6:26 PM

All Hail King Computer!!


Well, my poor Drew has had a very computer-rific weekend.

First, he cleaned up his parents' laptop, including his sisters' pictures and what not. He did hours of work to clear some space and hopefully help it run faster.

Upon coming home this evening, I decided I was 'done and frustrated' and that we would reformat my computer. This, of course has already taken a couple hours. However, my computer was constantly freezing various programs before and I could not deal with it.

What have I learned? I am less frustrated when I delete file by file than one big section. It makes me happier because I feel that I am constantly doing SOMETHING.

Andrew has informed me that some of the sadness occurring for the last year and a half or so has increased again. This brings heaviness to my heart, as I always hope that people can work things out. Yeah I know, I am a pathetic optimist, but I always have been and if my personal past cannot knock me down, than really, I am not sure that anything can. I have said this once, and I will always say it, I love my future in laws and am sad that they will be going through this. If I could, I would do anything that I could to help them, though they know that if nothing else, Andrew and I can be an ear for them.

On another note, my little girl gets her second round of shots tomorrow. I hate that she has to have this, if I could, I would absolutely take it from her.
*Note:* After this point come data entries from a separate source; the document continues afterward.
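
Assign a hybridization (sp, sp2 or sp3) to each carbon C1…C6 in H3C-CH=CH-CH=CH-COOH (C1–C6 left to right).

C1 sp3, C2 sp2, C3 sp2, C4 sp2, C5 sp2, C6 sp2

C1 is sp3: 4 σ bonds, 4 electron-density regions.
C2 has 3 σ bonds, plus one π bond: steric number 3 → sp2.
C3 is sp2: 3 σ bonds, plus one π bond, 3 electron-density regions.
C4 — 3 σ bonds, plus one π bond. Steric number 3, so sp2.
C5 has 3 σ bonds, plus one π bond: steric number 3 → sp2.
C6 is sp2: 3 σ bonds, plus one π bond, 3 electron-density regions.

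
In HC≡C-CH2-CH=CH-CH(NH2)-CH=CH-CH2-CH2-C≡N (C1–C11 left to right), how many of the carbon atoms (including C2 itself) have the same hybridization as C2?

3

C2 is sp (two π bonds).
C1: sp ✓
C2: sp ✓
C3: sp3
C4: sp2
C5: sp2
C6: sp3
C7: sp2
C8: sp2
C9: sp3
C10: sp3
C11: sp ✓
3 carbons are sp.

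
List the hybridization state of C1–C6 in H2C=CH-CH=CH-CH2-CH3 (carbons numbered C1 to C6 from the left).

C1 (3 σ bonds, plus one π bond) has steric number 3: sp2.
C2 carries 3 σ bonds, plus one π bond, giving a steric number of 3, so it is sp2.
C3 (3 σ bonds, plus one π bond) has steric number 3: sp2.
C4 carries 3 σ bonds, plus one π bond, giving a steric number of 3, so it is sp2.
C5: 4 σ bonds — 4 electron domains, sp3.
C6 has 4 σ bonds: steric number 4 → sp3.

C1 sp2, C2 sp2, C3 sp2, C4 sp2, C5 sp3, C6 sp3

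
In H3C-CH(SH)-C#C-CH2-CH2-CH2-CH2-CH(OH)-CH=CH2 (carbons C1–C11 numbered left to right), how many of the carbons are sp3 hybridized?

7

C1: sp3 ✓
C2: sp3 ✓
C3: sp
C4: sp
C5: sp3 ✓
C6: sp3 ✓
C7: sp3 ✓
C8: sp3 ✓
C9: sp3 ✓
C10: sp2
C11: sp2
C1, C2, C5, C6, C7, C8, C9 → 7 sp3 carbons.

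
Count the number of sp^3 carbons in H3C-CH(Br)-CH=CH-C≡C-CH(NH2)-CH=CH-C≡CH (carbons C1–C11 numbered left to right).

C1: sp3 ✓
C2: sp3 ✓
C3: sp2
C4: sp2
C5: sp
C6: sp
C7: sp3 ✓
C8: sp2
C9: sp2
C10: sp
C11: sp
C1, C2, C7 → 3 sp3 carbons.

3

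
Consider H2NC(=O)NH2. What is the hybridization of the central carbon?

sp²

The central carbon carries 3 σ bonds, plus one π bond, giving a steric number of 3, so it is sp2.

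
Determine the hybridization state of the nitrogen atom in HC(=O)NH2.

sp^2

Amide resonance delocalises the N lone pair; N is planar sp2.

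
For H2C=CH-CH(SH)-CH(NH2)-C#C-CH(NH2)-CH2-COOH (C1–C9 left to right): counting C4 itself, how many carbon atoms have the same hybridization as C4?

C4 is sp3 (only σ bonds).
C1: sp2
C2: sp2
C3: sp3 ✓
C4: sp3 ✓
C5: sp
C6: sp
C7: sp3 ✓
C8: sp3 ✓
C9: sp2
4 carbons are sp3.

4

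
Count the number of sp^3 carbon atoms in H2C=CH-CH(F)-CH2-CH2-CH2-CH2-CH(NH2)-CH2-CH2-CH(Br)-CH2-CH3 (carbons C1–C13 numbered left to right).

C1: sp2
C2: sp2
C3: sp3 ✓
C4: sp3 ✓
C5: sp3 ✓
C6: sp3 ✓
C7: sp3 ✓
C8: sp3 ✓
C9: sp3 ✓
C10: sp3 ✓
C11: sp3 ✓
C12: sp3 ✓
C13: sp3 ✓
C3, C4, C5, C6, C7, C8, C9, C10, C11, C12, C13 → 11 sp3 carbons.

11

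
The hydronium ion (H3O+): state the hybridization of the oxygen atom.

sp3

Three σ bonds + one lone pair = steric number 4 → sp3.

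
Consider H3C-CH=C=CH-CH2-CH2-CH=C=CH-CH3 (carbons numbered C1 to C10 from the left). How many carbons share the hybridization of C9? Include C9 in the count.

C9 is sp2 (one π bond).
C1: sp3
C2: sp2 ✓
C3: sp
C4: sp2 ✓
C5: sp3
C6: sp3
C7: sp2 ✓
C8: sp
C9: sp2 ✓
C10: sp3
4 carbons are sp2.

4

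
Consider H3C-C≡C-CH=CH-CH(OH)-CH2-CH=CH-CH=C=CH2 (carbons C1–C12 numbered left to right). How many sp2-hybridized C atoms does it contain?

6

C1: sp3
C2: sp
C3: sp
C4: sp2 ✓
C5: sp2 ✓
C6: sp3
C7: sp3
C8: sp2 ✓
C9: sp2 ✓
C10: sp2 ✓
C11: sp
C12: sp2 ✓
C4, C5, C8, C9, C10, C12 → 6 sp2 carbons.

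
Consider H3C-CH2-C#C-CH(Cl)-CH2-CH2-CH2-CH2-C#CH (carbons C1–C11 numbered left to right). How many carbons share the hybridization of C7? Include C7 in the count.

C7 is sp3 (only σ bonds).
C1: sp3 ✓
C2: sp3 ✓
C3: sp
C4: sp
C5: sp3 ✓
C6: sp3 ✓
C7: sp3 ✓
C8: sp3 ✓
C9: sp3 ✓
C10: sp
C11: sp
7 carbons are sp3.

7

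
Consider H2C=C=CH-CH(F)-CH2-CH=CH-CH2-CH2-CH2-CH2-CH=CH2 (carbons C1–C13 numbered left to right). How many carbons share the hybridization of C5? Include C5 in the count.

C5 is sp3 (only σ bonds).
C1: sp2
C2: sp
C3: sp2
C4: sp3 ✓
C5: sp3 ✓
C6: sp2
C7: sp2
C8: sp3 ✓
C9: sp3 ✓
C10: sp3 ✓
C11: sp3 ✓
C12: sp2
C13: sp2
6 carbons are sp3.

6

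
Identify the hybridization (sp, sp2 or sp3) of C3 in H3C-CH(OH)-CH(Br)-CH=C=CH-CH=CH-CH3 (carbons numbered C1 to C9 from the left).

C3 — 4 σ bonds. Steric number 4, so sp3.

sp^3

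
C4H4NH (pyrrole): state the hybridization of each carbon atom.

Each carbon atom has 3 σ bonds, plus one π bond: steric number 3 → sp2.

sp2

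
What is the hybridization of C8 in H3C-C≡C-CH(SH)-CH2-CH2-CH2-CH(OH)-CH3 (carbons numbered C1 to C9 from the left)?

C8 — 4 σ bonds. Steric number 4, so sp3.

sp^3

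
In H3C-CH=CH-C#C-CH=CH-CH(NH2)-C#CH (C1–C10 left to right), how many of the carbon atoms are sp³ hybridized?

2

C1: sp3 ✓
C2: sp2
C3: sp2
C4: sp
C5: sp
C6: sp2
C7: sp2
C8: sp3 ✓
C9: sp
C10: sp
C1, C8 → 2 sp3 carbons.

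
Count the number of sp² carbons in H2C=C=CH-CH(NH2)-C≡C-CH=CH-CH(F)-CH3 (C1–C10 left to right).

C1: sp2 ✓
C2: sp
C3: sp2 ✓
C4: sp3
C5: sp
C6: sp
C7: sp2 ✓
C8: sp2 ✓
C9: sp3
C10: sp3
C1, C3, C7, C8 → 4 sp2 carbons.

4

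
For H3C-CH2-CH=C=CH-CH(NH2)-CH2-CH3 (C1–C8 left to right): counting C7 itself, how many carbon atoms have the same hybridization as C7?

C7 is sp3 (only σ bonds).
C1: sp3 ✓
C2: sp3 ✓
C3: sp2
C4: sp
C5: sp2
C6: sp3 ✓
C7: sp3 ✓
C8: sp3 ✓
5 carbons are sp3.

5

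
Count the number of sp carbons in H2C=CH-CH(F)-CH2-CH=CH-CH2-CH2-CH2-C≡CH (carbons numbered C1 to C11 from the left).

2

C1: sp2
C2: sp2
C3: sp3
C4: sp3
C5: sp2
C6: sp2
C7: sp3
C8: sp3
C9: sp3
C10: sp ✓
C11: sp ✓
C10, C11 → 2 sp carbons.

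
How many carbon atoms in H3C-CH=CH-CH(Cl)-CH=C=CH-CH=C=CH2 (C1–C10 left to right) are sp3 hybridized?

2

C1: sp3 ✓
C2: sp2
C3: sp2
C4: sp3 ✓
C5: sp2
C6: sp
C7: sp2
C8: sp2
C9: sp
C10: sp2
C1, C4 → 2 sp3 carbons.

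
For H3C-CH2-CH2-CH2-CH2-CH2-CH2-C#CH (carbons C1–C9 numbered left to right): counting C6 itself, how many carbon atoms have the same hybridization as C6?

C6 is sp3 (only σ bonds).
C1: sp3 ✓
C2: sp3 ✓
C3: sp3 ✓
C4: sp3 ✓
C5: sp3 ✓
C6: sp3 ✓
C7: sp3 ✓
C8: sp
C9: sp
7 carbons are sp3.

7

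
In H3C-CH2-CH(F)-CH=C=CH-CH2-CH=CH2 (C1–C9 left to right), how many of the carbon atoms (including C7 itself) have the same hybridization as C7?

4

C7 is sp3 (only σ bonds).
C1: sp3 ✓
C2: sp3 ✓
C3: sp3 ✓
C4: sp2
C5: sp
C6: sp2
C7: sp3 ✓
C8: sp2
C9: sp2
4 carbons are sp3.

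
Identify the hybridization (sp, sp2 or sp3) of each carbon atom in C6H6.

sp^2

Every ring carbon has three σ bonds and contributes one p electron to the aromatic π system.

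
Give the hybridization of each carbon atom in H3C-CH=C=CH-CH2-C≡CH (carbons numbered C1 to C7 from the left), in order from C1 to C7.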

However, I know that it is good for the long run. Everyday, there is something new, and I absolutely love it! She is getting better and better with her hand-eye coordination, she plays with her toys on her own now.

She has also begun to sit better and better with support. I am in awe as to what this little girl has accomplished in such a short amount of time. I cannot even express the joy each little accomplishment brings me. This life that our creators has offered is so incredible and so gorgeous. I think of the years that I was certain that the horrors of my past had brought me to be barren, and that I was certain I would never have such a joy as to have a little girl and it brings tears to my eyes to think that we were graced with this opportunity. I try my hardest to focus on the positive and hope for the negative to become better and although I know that some people don't feel that that is a good thing, I find that its something that I don't care about.

Well, I will add a few photos here for you guys, and after that, it is time to clean up and consider...maybe an early night in bed?



By the way, Drew got a haircut this weekend...it's now about chin length, and it curls up so pretty...I doubt there is enough length to put it in pig tails like above.

1 comments:

Anonymous said...

isnt it amazing how each day your little one learns to do something new, or do something from the day before even better? my son never ceases to amaze me. the bottom picture made me laugh so hard -- thats exactly what my son looks like when i try to sit him up on his own. sometimes when his pants are too tight he grunts really loud like its cutting his gut in half. haha!